CHAPTER VII
In Which the "King" Dreams a Dream—and Tells Us About It.
The afternoon, under the spell of its various magic, had been passing all too swiftly, and at length I grew reluctantly aware that it was time for me to be returning once more to the solid, not to say squalid, earth; but, as I made a beginning of my farewell address, King Alcinoüs raised his hand with a gesture that could not be denied. It was not to be heard of, he said. I must be their guest till to-morrow, sans argument. To begin with, for all the golden light still in the garden, with that silver wand of the fountain laid upon the stillness like a charm, it was already night among the palms, he said, and blacker than our friend Erebus in the woods—and there was no moon.
"No moon?" I said, and, though the remark was meaningless, one might have thought, from Calypso's face—in which rose colour fought with a suggestion of submerged laughter—that it had a meaning.
If I had found it difficult going at high noon, he continued, with an immense sunlight overhead, how was I going to find it with the sun gone head-long into the sea, as was about to happen in a few moments. When the light that is in thee has become darkness, how great is that darkness! Si ergo lumen quod in te est tenebræ sunt, ipsæ tenebræ quantæ erunt! And he settled it, as he settled everything, with a whimsical quotation.
He had not yet, he said, shown me that haunt of the wild bees, where the golden honey now took the place of that treasure of golden money; and there were also other curiosities of the place he desired to show me. And that led me—his invitation being accepted without further parley—to mention the idea I had conceived as I came along, of exploring those curious old ruined buildings. Need I say that the mere suggestion was enough to set him aflame? I might have known that here, of all men, was my man for such an enterprise. He had meant to do it himself for how many years—but age, with stealing step, et cetera.

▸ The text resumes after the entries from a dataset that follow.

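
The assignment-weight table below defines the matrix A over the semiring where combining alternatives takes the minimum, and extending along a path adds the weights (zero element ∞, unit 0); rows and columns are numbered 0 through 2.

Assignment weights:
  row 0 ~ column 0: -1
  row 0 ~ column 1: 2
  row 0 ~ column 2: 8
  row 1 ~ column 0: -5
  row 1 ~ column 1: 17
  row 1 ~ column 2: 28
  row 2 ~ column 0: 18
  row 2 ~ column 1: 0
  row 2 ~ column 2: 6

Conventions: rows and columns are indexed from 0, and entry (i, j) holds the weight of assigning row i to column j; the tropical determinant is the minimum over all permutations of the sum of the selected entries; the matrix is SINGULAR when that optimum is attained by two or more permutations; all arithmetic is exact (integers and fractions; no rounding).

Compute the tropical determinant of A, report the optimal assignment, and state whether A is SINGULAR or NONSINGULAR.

σ = (0, 1, 2): (-1) + 17 + 6 = 22
σ = (0, 2, 1): (-1) + 28 + 0 = 27
σ = (1, 0, 2): 2 + (-5) + 6 = 3
σ = (1, 2, 0): 2 + 28 + 18 = 48
σ = (2, 0, 1): 8 + (-5) + 0 = 3
σ = (2, 1, 0): 8 + 17 + 18 = 43
Optimal value attained by: σ = (1, 0, 2).
Answer: det⊕(A) = 3; verdict: SINGULAR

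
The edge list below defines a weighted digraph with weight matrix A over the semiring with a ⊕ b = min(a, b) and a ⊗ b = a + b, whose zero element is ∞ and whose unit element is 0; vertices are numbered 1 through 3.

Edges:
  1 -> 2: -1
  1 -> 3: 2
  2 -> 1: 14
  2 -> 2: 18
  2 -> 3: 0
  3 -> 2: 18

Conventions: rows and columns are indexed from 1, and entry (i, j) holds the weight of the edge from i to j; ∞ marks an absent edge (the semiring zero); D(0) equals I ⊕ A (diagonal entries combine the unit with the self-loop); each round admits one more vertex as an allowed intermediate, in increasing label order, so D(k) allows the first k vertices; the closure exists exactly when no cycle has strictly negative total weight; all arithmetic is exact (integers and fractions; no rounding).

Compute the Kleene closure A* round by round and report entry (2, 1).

D(0):
  [0, -1, 2]
  [14, 0, 0]
  [∞, 18, 0]
D(1):
  [0, -1, 2]
  [14, 0, 0]
  [∞, 18, 0]
D(2):
  [0, -1, -1]
  [14, 0, 0]
  [32, 18, 0]
D(3):
  [0, -1, -1]
  [14, 0, 0]
  [32, 18, 0]
Answer: A*[2][1] = 14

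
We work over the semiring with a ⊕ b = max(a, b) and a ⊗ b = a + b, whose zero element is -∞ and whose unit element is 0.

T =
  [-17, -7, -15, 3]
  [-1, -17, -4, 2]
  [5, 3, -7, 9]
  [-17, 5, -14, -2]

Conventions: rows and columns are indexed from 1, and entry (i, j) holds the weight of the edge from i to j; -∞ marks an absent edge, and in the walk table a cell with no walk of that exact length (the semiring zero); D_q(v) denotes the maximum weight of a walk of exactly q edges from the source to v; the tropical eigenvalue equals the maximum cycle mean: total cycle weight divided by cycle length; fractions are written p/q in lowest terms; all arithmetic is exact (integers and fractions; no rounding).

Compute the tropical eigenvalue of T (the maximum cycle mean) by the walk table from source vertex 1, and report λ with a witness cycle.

q=0: [0, -∞, -∞, -∞]
q=1: [-17, -7, -15, 3]
q=2: [-8, 8, -11, 1]
q=3: [7, 6, 4, 10]
q=4: [9, 15, 2, 13]
Optimal cycle mean attained by: cycle 2->4->2, total 2 + 5, length 2.
Answer: λ = 7/2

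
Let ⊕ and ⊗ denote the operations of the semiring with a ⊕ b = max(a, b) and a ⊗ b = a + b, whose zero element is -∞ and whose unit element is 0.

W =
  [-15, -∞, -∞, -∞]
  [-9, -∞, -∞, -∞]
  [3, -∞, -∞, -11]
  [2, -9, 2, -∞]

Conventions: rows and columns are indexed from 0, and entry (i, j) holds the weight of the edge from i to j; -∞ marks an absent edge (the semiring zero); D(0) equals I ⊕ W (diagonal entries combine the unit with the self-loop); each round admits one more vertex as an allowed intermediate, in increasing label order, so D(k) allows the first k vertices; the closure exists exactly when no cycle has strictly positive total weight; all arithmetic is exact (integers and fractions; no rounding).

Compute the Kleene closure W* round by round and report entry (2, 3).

D(0):
  [0, -∞, -∞, -∞]
  [-9, 0, -∞, -∞]
  [3, -∞, 0, -11]
  [2, -9, 2, 0]
D(1):
  [0, -∞, -∞, -∞]
  [-9, 0, -∞, -∞]
  [3, -∞, 0, -11]
  [2, -9, 2, 0]
D(2):
  [0, -∞, -∞, -∞]
  [-9, 0, -∞, -∞]
  [3, -∞, 0, -11]
  [2, -9, 2, 0]
D(3):
  [0, -∞, -∞, -∞]
  [-9, 0, -∞, -∞]
  [3, -∞, 0, -11]
  [5, -9, 2, 0]
D(4):
  [0, -∞, -∞, -∞]
  [-9, 0, -∞, -∞]
  [3, -20, 0, -11]
  [5, -9, 2, 0]
Answer: W*[2][3] = -11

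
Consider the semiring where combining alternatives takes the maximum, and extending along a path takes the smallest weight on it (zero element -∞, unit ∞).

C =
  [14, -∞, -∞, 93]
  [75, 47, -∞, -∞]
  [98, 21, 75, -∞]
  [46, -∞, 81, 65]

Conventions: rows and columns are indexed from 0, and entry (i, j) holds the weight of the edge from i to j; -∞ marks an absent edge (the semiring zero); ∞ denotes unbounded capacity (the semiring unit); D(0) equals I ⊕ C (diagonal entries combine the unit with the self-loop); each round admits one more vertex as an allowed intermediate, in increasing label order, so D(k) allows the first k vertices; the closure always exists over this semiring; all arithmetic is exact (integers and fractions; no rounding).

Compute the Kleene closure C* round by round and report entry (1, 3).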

However, with youth—so he was pleased to flatter me—to lend him the sap of energy, why who knows? And in a moment he had us both akindle with his imaginations of what might—"might"! what a word to use!—no! what, without question, must lie unsunned in those dark underground vaults, barricaded with all that deviltry of vegetation, and guarded by the coils of a three-headed dragon with carbuncles for eyes—eyes that never slept—for the advantage of three heads to treasure-guarding dragons, he explained, was that they divided the twenty-four hours into watches of eight hours each as the ugly beast kept ward over that heap of gold—bars of it, drifts of it, banks of it minted into gleaming coins—doubloons, doubloons, doubloons—so that the darkness was bright as day with the shine of it, or as the bottom of the sea, where a Spanish galleon lies sunk among the corals and the gliding water snakes.
"O King!" I laughed, "but indeed you have the heart of a child!"
"To-morrow," he announced, "to-morrow we shall begin—there is not a moment to lose. We will send Samson with a message to your captain—there is no need for you to go yourself; time is too precious—and in a week, who knows but that Monte Cristo shall seem like a pauper and a penny gaff in comparison with the fantasies of our fearful wealth. Even Calypso's secret hoard will pale before the romance of our subterranean millions—I mean billions—and poor Henry Tobias will need neither hangman's rope nor your friend Webster's cartridges for his quietus. At the mere rumour of our fortune, he will suddenly turn a green so violent that death will be instantaneous."